News and Information

Boost for DR Congo peace force
November 22, 2004
By Mark Doyle
BBC, Kinshasa

UN peacekeeper and a Congolese soldier
The UN is trying to help organise elections next year
Some 5,000 extra troops have started to arrive in the Democratic Republic of Congo to reinforce a severely stretched United Nations peacekeeping force.

The new troops, which should complete their deployment in the coming weeks, will head to eastern DR Congo.

This is the most dangerous part of the country, where military control is still split despite a ceasefire.

It will be a miracle if elections are held as planned in six months without new clashes between armed factions.

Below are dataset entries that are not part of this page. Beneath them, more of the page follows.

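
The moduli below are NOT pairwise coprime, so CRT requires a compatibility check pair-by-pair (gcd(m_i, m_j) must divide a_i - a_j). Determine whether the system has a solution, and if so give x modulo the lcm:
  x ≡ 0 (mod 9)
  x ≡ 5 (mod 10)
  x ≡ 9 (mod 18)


Moduli 9, 10, 18 are not pairwise coprime, so CRT works modulo lcm(m_i) when all pairwise compatibility conditions hold.
Pairwise compatibility: gcd(m_i, m_j) must divide a_i - a_j for every pair.
Merge one congruence at a time:
  Start: x ≡ 0 (mod 9).
  Combine with x ≡ 5 (mod 10): gcd(9, 10) = 1; 5 - 0 = 5, which IS divisible by 1, so compatible.
    Write x = 0 + 9·t and substitute into x ≡ 5 (mod 10): 9·t ≡ 5 − 0 = 5 (mod 10).
    The inverse of 9 mod 10 is 9 (since 9·9 = 81 = 8·10 + 1), so t ≡ 9·5 = 45 ≡ 5 (mod 10).
    Then x = 0 + 9·5 = 45, valid modulo lcm(9, 10) = 90: x ≡ 45 (mod 90).
  Combine with x ≡ 9 (mod 18): gcd(90, 18) = 18; 9 - 45 = -36, which IS divisible by 18, so compatible.
    Write x = 45 + 90·t and substitute into x ≡ 9 (mod 18): 90·t ≡ 9 − 45 = -36 (mod 18).
    Divide the congruence (and modulus) by g = 18: 5·t ≡ -2 (mod 1).
    Modulo 1 every t works; take t = 0.
    Then x = 45 + 90·0 = 45, valid modulo lcm(90, 18) = 90: x ≡ 45 (mod 90).
Verify: 45 mod 9 = 0, 45 mod 10 = 5, 45 mod 18 = 9.

x ≡ 45 (mod 90).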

Once all of the new troops, from India and Pakistan, are in place there will be some 15,000 blue helmets in DR Congo - the most ambitious and expensive peacekeeping operation in the world.

Ambassadors shocked

It is impossible to exaggerate the task the UN has taken on here.

QUICK GUIDE

The war in DR Congo

More than three million people have died in DR Congo in the past five years from war or war-related destitution.

There is no real national army and hardly any police force.

UN officials are fond of saying that everything is broken in DR Congo except the human spirit and some of them admit that the UN may have taken on too much here with too few resources.

Ambassadors from the UN Security Council are currently visiting DR Congo to assess the peacekeeping mission and its prospects for success.

Some of them have clearly been shocked by the scale of the task at hand.